Interesting comments. I'm clearly not alone in this situation, and various flavors of this situation. Our limits are definitely 8', not 8.5'. Our limits don't require things like fencing or visually concealing the RV. Christ NJ sounds like a nazi state. I'm *from* NJ, and spent a quarter century of my life there, but didn't develop the RV bug there tho. Clearly, I would not get along w/ your neighbors!
I'm a little surprised to hear that the larger RV's require special (commercial?) permits to drive, as I've really never heard many people explicitely mention pursuing things like commercial licensing along with buying an RV. I guess it makes sense to have folks owe up to the same level of competency as others if their rigs have the same characteristics.
My ordinances are governed by the County, not the HOA. Thankfully, for alot of reasons, I don't have an HOA in this neighborhood. The county officials come close enough, thank you very much. While I find myself fairly conventional, I'd say I find it very important that I reserve the *right* to be unconventional, and if my neighbor's going to want to infringe on that for no better reason than he finds my tastes goes against his...there's gonna be a litte friction.

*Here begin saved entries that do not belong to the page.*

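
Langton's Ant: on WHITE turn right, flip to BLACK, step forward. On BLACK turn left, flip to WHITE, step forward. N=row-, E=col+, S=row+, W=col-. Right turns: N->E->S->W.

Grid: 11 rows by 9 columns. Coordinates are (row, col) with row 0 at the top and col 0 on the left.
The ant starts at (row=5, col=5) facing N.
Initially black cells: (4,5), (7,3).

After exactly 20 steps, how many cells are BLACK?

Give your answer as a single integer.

Answer: 10

Derivation:
Step 1: on WHITE (5,5): turn R to E, flip to black, move to (5,6). |black|=3
Step 2: on WHITE (5,6): turn R to S, flip to black, move to (6,6). |black|=4
Step 3: on WHITE (6,6): turn R to W, flip to black, move to (6,5). |black|=5
Step 4: on WHITE (6,5): turn R to N, flip to black, move to (5,5). |black|=6
Step 5: on BLACK (5,5): turn L to W, flip to white, move to (5,4). |black|=5
Step 6: on WHITE (5,4): turn R to N, flip to black, move to (4,4). |black|=6
Step 7: on WHITE (4,4): turn R to E, flip to black, move to (4,5). |black|=7
Step 8: on BLACK (4,5): turn L to N, flip to white, move to (3,5). |black|=6
Step 9: on WHITE (3,5): turn R to E, flip to black, move to (3,6). |black|=7
Step 10: on WHITE (3,6): turn R to S, flip to black, move to (4,6). |black|=8
Step 11: on WHITE (4,6): turn R to W, flip to black, move to (4,5). |black|=9
Step 12: on WHITE (4,5): turn R to N, flip to black, move to (3,5). |black|=10
Step 13: on BLACK (3,5): turn L to W, flip to white, move to (3,4). |black|=9
Step 14: on WHITE (3,4): turn R to N, flip to black, move to (2,4). |black|=10
Step 15: on WHITE (2,4): turn R to E, flip to black, move to (2,5). |black|=11
Step 16: on WHITE (2,5): turn R to S, flip to black, move to (3,5). |black|=12
Step 17: on WHITE (3,5): turn R to W, flip to black, move to (3,4). |black|=13
Step 18: on BLACK (3,4): turn L to S, flip to white, move to (4,4). |black|=12
Step 19: on BLACK (4,4): turn L to E, flip to white, move to (4,5). |black|=11
Step 20: on BLACK (4,5): turn L to N, flip to white, move to (3,5). |black|=10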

I can see why many folks here might be up in arms about trailer-owners-gone-rampant. It's a town that was built only shortly after the Colonial days...as in verry narrow streets. Understandably...people would get pissed if 1-lane streets are all of a sudden clogged with dozens and dozens of super-wide busses. I actually think the residents that cling to the outdated ordinances are doing themselves a disservice, because really...there's not much difference between a dozen 30'x8' behemoths clogging your street and devaluing your neighborhoods vs. a dozen 32'x8.5" behemoths doing the same. The former is perfectly acceptable by county ordinances--parked on the street for days on end, whereas the 2nd isn't. It's silliness.
I have the means to "play nice" with my neighbors. I have a carport in back that would house a nice class-c rig if I want, so long as I consider it a "commercial vehicle."